The most exciting thing I've realized is I never have to "go on a diet" again.  I have been either on a diet or feeling guilty about needing to diet for the past twenty years.  I've learned that dieting doesn't work for me.  When I diet, I feel restricted, and then I binge on the foods I felt like I couldn't have.  The awesome thing is, I don't need to count points or calories to know what's good for me.  Our bodies are extremely intelligent and capable of managing what food we need to feel well.  I just need to tune in to that voice.  It's an empowering, yet scary thought.  Empowering because I now know that I've had this internal wisdom all along.  Scary because I've been living outside of myself for so long that learning how to tune in to my body will be the hardest thing I've ever done.   
 

2 comments:

  1. I picked up "When Food is Love" by Geneen Roth today at my library per your suggestion. I just got through the first chapter and a lot of her points resonated with me. This one in particular:

    “As children we have no resources, no power to make choices about our situations. We need our families for food, shelter, and love or else we will die. If we feel that the pain around us is too intense and we cannot leave or change it, we will shut it off. We will - and do - switch our pain to something less threatening: a compulsion.
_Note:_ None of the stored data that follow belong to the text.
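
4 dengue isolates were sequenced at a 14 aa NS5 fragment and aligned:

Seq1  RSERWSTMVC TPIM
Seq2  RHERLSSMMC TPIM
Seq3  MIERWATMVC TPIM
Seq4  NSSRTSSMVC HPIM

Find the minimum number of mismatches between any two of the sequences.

Pairwise Hamming distances:
  Seq1 vs Seq2: 4
  Seq1 vs Seq3: 3
  Seq1 vs Seq4: 5
  Seq2 vs Seq3: 6
  Seq2 vs Seq4: 6
  Seq3 vs Seq4: 7
The smallest is 3, between Seq1 and Seq3.

3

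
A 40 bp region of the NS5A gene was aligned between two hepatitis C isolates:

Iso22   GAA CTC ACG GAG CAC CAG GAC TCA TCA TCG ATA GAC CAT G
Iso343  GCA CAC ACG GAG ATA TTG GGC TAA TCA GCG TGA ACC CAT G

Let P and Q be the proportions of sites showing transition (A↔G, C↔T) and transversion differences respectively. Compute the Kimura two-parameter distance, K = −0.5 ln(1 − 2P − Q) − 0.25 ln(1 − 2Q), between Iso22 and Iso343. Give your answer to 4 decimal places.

0.4763

Mismatches occur at site 2 (A/C, transversion), site 5 (T/A, transversion), site 13 (C/A, transversion), site 14 (A/T, transversion), site 15 (C/A, transversion), site 16 (C/T, transition), site 17 (A/T, transversion), site 20 (A/G, transition), site 23 (C/A, transversion), site 28 (T/G, transversion), site 31 (A/T, transversion), site 32 (T/G, transversion), site 34 (G/A, transition), site 35 (A/C, transversion).
Of the 14 differences, 3 transitions and 11 transversions over 40 sites: P = 3/40 = 0.075000, Q = 11/40 = 0.275000.
d = −0.5·ln(0.575000) − 0.25·ln(0.450000) = −0.5·(-0.553385) − 0.25·(-0.798508) = 0.4763.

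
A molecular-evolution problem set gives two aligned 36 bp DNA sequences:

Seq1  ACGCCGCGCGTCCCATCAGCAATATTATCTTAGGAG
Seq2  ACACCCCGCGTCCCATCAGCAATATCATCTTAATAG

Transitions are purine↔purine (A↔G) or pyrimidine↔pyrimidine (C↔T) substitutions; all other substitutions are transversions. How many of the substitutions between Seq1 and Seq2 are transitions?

3

The sequences differ at positions 3 (G/A, transition), 6 (G/C, transversion), 26 (T/C, transition), 33 (G/A, transition), 34 (G/T, transversion).
Of the 5 differences, 3 transitions and 2 transversions, so the answer is 3.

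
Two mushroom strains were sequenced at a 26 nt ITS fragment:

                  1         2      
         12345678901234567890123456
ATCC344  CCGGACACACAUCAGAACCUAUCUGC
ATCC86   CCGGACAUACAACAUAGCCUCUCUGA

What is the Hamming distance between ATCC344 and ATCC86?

Differing sites — 8:C/U; 12:U/A; 15:G/U; 17:A/G; 21:A/C; 26:C/A.
That gives 6 mismatches out of 26 aligned sites, so the Hamming distance is 6.

6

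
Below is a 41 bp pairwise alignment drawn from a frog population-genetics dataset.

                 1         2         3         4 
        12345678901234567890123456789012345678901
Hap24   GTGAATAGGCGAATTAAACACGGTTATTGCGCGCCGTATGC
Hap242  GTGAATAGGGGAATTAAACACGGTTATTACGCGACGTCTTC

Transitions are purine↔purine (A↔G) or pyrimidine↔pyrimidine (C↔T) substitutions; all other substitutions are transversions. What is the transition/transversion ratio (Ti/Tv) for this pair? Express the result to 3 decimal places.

The sequences differ at positions 10 (C/G, transversion), 29 (G/A, transition), 34 (C/A, transversion), 38 (A/C, transversion), 40 (G/T, transversion).
Of the 5 differences, 1 transition and 4 transversions, so Ti/Tv = 1/4 = 0.250.

0.250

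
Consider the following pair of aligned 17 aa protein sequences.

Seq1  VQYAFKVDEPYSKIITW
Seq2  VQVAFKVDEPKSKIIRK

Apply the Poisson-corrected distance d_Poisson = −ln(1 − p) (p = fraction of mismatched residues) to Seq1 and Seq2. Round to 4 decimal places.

0.2683

Differing sites — 3:Y/V; 11:Y/K; 16:T/R; 17:W/K.
p = 4/17 = 0.235294.
d = −ln(1 − 0.235294) = −ln(0.764706) = 0.2683.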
    As adults, it becomes our task to examine the decisions we made long ago about our self-worth, our capacity to love, and our willingness to be loved, for it is from these decisions that many of our beliefs about compulsion and love take root.

    ...

    Once we had no choice; now we do.” p. 24-25

    I like this book so far because she sheds light on the reasons why we feel compelled to emotionally eat and then also talks about what we can do now that we're more self-aware.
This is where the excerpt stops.